Having served in both, there is very little actual overlap. The overall missions are the same, but unlike what what other users are saying, the Pentagon most certainly choose units based on Army or Marine orientation.

Why? The Army has failed, as a whole and in parts to be considered combat ready, because even most infantry units were unable to meet qualifications. The Marines meet every benchmark, in whole, and in most parts.

Why is a difficult beast, though the Pentagon came to an interesting conclusion, a part of which was training. By streamlining training, even support elements for Marines are combat ready, whereas Army support units are not qualified to operate independently.

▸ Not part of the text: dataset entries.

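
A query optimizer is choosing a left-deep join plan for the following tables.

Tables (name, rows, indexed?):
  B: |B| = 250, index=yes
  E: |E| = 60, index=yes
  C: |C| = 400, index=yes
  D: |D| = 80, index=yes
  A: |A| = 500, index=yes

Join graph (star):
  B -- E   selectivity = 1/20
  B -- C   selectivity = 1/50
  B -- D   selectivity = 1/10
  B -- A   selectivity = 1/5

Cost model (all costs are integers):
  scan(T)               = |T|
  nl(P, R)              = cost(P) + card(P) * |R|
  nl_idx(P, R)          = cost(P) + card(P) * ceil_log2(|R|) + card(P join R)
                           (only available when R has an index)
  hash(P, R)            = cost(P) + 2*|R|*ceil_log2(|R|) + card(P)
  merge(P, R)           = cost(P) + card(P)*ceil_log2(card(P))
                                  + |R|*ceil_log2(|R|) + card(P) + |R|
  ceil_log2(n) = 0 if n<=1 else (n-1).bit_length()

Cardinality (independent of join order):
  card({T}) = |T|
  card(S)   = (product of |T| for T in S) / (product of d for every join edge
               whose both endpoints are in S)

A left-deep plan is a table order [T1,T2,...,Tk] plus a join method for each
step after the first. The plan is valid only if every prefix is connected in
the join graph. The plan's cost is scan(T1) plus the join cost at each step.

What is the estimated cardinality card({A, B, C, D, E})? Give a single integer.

Tables in S: A(500), B(250), C(400), D(80), E(60)
Edges inside S: B-E(d=20), B-C(d=50), B-D(d=10), B-A(d=5)
numerator = 500 * 250 * 400 * 80 * 60 = 240000000000
denominator = 20 * 50 * 10 * 5 = 50000
card(S) = 240000000000 / 50000 = 4800000

4800000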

The effect of this is, areas of higher combat get either specialty Army units (10th Mountain, etc) or Marines. Additionally, when Marines are selected, the support elements needed in that theatre are brought in and made organic to that element, because support elements in the Marines are interchangeable, whereas Army units come with already attached organic elements that are NOT interchangeable.

This then leads to Marines being chosen almost exclusively for heavy combat roles, or rapidly evolving situations. After all, this is the role they have been designed for, and is the reason their Org charts are the way they are.

This doesn't make them better (though my experience is Army infantry in non specialized roles is poorly trained), it just makes them more capable to handle a lot of situations.

Having gone from front lines combat with the Marines to Bn HQ with the Army, it was interesting to learn WHY we got the AOs and missions we did.

TL/DR, Army primarily was used in daily routine missions and reconstruction, Marines were used in areas that were rapidly evolving and heavy combat due to their modular organization and rapid response roles.